I don’t think this is unique to the Java track, but the instructions and tests for Simple Cipher are not great.
The instructions have Step 1 to do a Caesar Cipher, and Step 2 to do substitution with a key. However the tests want you to do this with a single class, so you have to create a hacky class that does both. You have to implement keys for Step 2, in order to complete Step 1. This is not obvious from the instructions.
The tests for Step 1 are very weak. I did placeholders for encode and decode that just returned their inputs. It passed. All you need to do to pass Step one is have getKey() return a long enough string of 'a’s. So you don’t have to do anything that it asks you to, and you do have to do something that it doesn’t.
Give that there is already a rotational-cipher exercise, I think it would make sense to drop Step 1 from this exercise.
I’m not sure about the java track and its test.
But for this exercise, I think step 1 is just pointing out the historical fact of the ceaser cipher as foundation, and the combination of step 1 and 2 is the goal of the exercise.
It is basically read as “this is ceaser cipher but instead of the usual fixed key, the key depend on a different string”
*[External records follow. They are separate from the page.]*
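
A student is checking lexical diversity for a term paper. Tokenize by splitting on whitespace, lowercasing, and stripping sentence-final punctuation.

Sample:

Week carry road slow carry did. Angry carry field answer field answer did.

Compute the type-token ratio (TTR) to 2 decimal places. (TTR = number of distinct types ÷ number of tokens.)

0.62

N = 13 tokens, V = 8 types.
TTR = V / N = 8 / 13 = 0.62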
You might think it is not needed because you already saw the rotational cipher exercise, but what if somebody who didn’t see or solve that yet?
I do understand your gripe though, back when I did python exercise I encounter a couple of those as well, you solve one “harder” exercise and then realize there is one “easier” that basically was similar that eluded from you before.
Personally I think it would be great if some of the exercises that are that closely related are part of a chain, and you are unlocking later exercise after solving the first and continue using the first one’s code, a good candidate of this is the resistor exercises. Maybe in the future.